Adicional de Periculosidade para Motociclistas CLT
A partir de sexta-feira (3), motociclistas com carteira assinada em todo o país passam a receber um adicional de periculosidade de 30% sobre o salário-base. Este benefício se aplica a profissionais que utilizam a motocicleta no exercício da função, como entregadores e motoboys contratados pelo regime da CLT. A regra exclui trabalhadores por aplicativo, que não possuem vínculo formal de emprego, e aqueles que usam a moto apenas para o trajeto casa-trabalho ou em áreas privadas. A portaria do Ministério do Trabalho considera perigosas as atividades com uso de motocicleta em vias públicas devido aos riscos de trânsito. Empresas precisarão elaborar um laudo técnico, realizado por médico do trabalho ou engenheiro de segurança, para comprovar o direito ao adicional. Em 2025, São Paulo registrou 472 mortes no trânsito envolvendo motocicletas.

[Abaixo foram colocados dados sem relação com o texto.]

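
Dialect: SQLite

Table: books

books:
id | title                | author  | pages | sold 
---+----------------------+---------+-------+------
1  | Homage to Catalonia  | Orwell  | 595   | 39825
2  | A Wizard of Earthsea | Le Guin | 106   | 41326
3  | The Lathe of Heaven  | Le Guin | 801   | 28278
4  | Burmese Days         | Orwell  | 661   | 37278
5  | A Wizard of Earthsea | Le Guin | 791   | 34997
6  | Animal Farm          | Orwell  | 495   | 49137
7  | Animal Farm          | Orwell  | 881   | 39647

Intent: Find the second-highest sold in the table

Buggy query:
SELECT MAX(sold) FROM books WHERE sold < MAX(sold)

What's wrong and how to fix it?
Bug: MAX(sold) on the right of the comparison is an aggregate-in-WHERE error

Fix: Compute the overall MAX in a subquery, then take MAX of rows below it

Corrected query:
SELECT MAX(sold) FROM books WHERE sold < (SELECT MAX(sold) FROM books)

Result:
MAX(sold)
---------
41326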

Taxa das Blusinhas: Arrecadação e Debates
O governo federal arrecadou R$ 425 milhões em janeiro com o imposto de importação sobre encomendas internacionais, a "taxa das blusinhas", representando um aumento de 25% em comparação com janeiro de 2025. Foram recebidas 15,3 milhões de remessas internacionais em janeiro de 2026, contra 11,4 milhões no mesmo mês do ano anterior. Há discussões sobre a revogação da taxa, lideradas pela ala política, e um projeto de lei na Câmara dos Deputados visa zerar o imposto de importação para compras de até US$ 50. Em 2025, a taxa arrecadou R$ 5 bilhões. A taxação de 20% sobre compras internacionais de até US$ 50 entrou em vigor em agosto de 2024 e tem impactado financeiramente os Correios.